Andy Serkis has practically turned motion-capture into an artform at this point, blessing us with some of the greatest and most iconic digital characters in modern cinema, and here his commitment is no less compelling. Of course, much thanks to this - as always - is certainly owed to the breathtaking realism and stunning work of Joe Letteri's team from Weta Digital, but without the right physical performer in the suit, I doubt this character would have come to life as well as it did. Even underneath the sensors and the digital tools, the staggering level of emotion that seethes through his face is heart-rending. So much fear, love, terror, and pure hatred manages to shine through, creating a deeply broken, feeling, and conflicted chimp as he comes to grips with his moral compass, blending the line between computer and performer so well that after a while, one simply buys into the illusion that these are living, breathing, soulful animals. To say that this is the best performance of Serkis' career is no faint praise, and I'd be willing to go so far as to name it one of my favorite performances of the decade. Of course, none of that is to undersell his fellow simian counterparts, including franchise first-timer Steve Zahn as reluctant ally "Bad Ape", providing some of the only (mostly welcome) humor in an otherwise bleak movie.

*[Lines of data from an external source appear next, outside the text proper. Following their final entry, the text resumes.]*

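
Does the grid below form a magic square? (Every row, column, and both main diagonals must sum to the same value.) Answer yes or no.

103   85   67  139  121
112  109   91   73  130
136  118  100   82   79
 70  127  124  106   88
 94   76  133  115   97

Row 1: 103 + 85 + 67 + 139 + 121 = 515.
Row 2: 112 + 109 + 91 + 73 + 130 = 515.
Row 3: 136 + 118 + 100 + 82 + 79 = 515.
Row 4: 70 + 127 + 124 + 106 + 88 = 515.
Row 5: 94 + 76 + 133 + 115 + 97 = 515.
Column 1: 103 + 112 + 136 + 70 + 94 = 515.
Column 2: 85 + 109 + 118 + 127 + 76 = 515.
Column 3: 67 + 91 + 100 + 124 + 133 = 515.
Column 4: 139 + 73 + 82 + 106 + 115 = 515.
Column 5: 121 + 130 + 79 + 88 + 97 = 515.
Main diagonal: 103 + 109 + 100 + 106 + 97 = 515.
Anti-diagonal: 121 + 73 + 100 + 127 + 94 = 515.
All lines sum to 515.

Yes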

Matt Reeves has simply outdone himself in directing prowess, a superb talent at building character and familial bonds, has also grown in his painstaking and beautiful perfectionism with his craft. Outside of the always stellar apes CGI (and believe me, stellar is selling this way too short), his ability with visual storytelling is truly to be envied, DP Michael Seresin evoking beautiful imagery of the wild and snowy perils in a way recalling Apocalypse Now, and allowing the film to establish powerful feelings of dread and heartbreak. If long, the film is quite deliberate and wise in how it stretches its time out, and I can honestly say at no point did this movie ever bore me. But the film also sounds fantastic, boasting the usual top of the line sound design, and more beautiful musical accompaniment by Michael Giacchino.

Maybe the film receives follow-ups, maybe it doesn't. But if this is truly to be the end of the new Apes - and I really hope it is, then I sincerely couldn't ask for a more perfect send-off than the ending of War, giving the trilogy the closure and the emotional grandeur that it deserves, and has richly earned thanks to those unforgettable character bonds. Against any and all odds stacked against it, the Planet of the Apes reboot rose above the worn and campy nature of its source and inspirations, taking those basic outlines, and modifying them into some of the most thoughtful and affecting big budget releases of the decade, unafraid to take bold new risks at a time when it feels like studios prefer to play it safe. As summer flicks go, this is one atypical, powerful experience that reminds you of how good blockbuster filmmaking can be.